The objective of this research is to develop a tool for the security-constrained optimal coordination of generation and transmission maintenance outage scheduling. The proposed problem is a very large-scale, non-linear, non-convex, and mixed-integer optimization problem. The approach is to innovatively apply Lagrangian relaxation, Benders decomposition, and Dantzig-Wolfe decomposition techniques to decompose such a complex problem into tractable small-scale subproblems. The extreme complexity of this research makes it a high-risk project that no individual power market authority would normally fund, while the prospective security, economic, and social benefits of this research make it a perfect project that NSF should support.
Intellectual Merit:
This research will introduce methodologies for enhancing the security of aging power system infrastructure. The proposed methodologies consider comprehensive coordination schemes and realistic system operational condition simulations for modeling the outage management of integrated mid-term generation and transmission systems.

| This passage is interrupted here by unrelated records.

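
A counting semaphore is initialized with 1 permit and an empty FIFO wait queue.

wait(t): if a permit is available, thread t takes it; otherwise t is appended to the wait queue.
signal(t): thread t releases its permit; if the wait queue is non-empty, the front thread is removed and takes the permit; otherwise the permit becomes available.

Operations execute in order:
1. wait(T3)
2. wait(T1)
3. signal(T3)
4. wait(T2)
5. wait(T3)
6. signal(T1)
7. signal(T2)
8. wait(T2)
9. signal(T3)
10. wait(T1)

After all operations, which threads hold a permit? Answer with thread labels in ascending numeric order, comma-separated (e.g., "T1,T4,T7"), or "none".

Answer: T2

Derivation:
Step 1: wait(T3) -> count=0 queue=[] holders={T3}
Step 2: wait(T1) -> count=0 queue=[T1] holders={T3}
Step 3: signal(T3) -> count=0 queue=[] holders={T1}
Step 4: wait(T2) -> count=0 queue=[T2] holders={T1}
Step 5: wait(T3) -> count=0 queue=[T2,T3] holders={T1}
Step 6: signal(T1) -> count=0 queue=[T3] holders={T2}
Step 7: signal(T2) -> count=0 queue=[] holders={T3}
Step 8: wait(T2) -> count=0 queue=[T2] holders={T3}
Step 9: signal(T3) -> count=0 queue=[] holders={T2}
Step 10: wait(T1) -> count=0 queue=[T1] holders={T2}
Final holders: T2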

The solution strategies will extend the boundaries of existing computational models and may benefit other industries facing similar outage management problems.
Broader Impacts:
Graduate students including female and minority students with diverse backgrounds will participate in this research. Such students will gain experience via exposure to the real world problems and mentorship they receive from industry participants in this project. A new course on power system outage management will be offered by the PI for educating students on applications of modern optimization techniques and risks associated with investments on and operations of generation and transmission assets. The proposed activity will promote awareness of complex power systems among electricity market participants.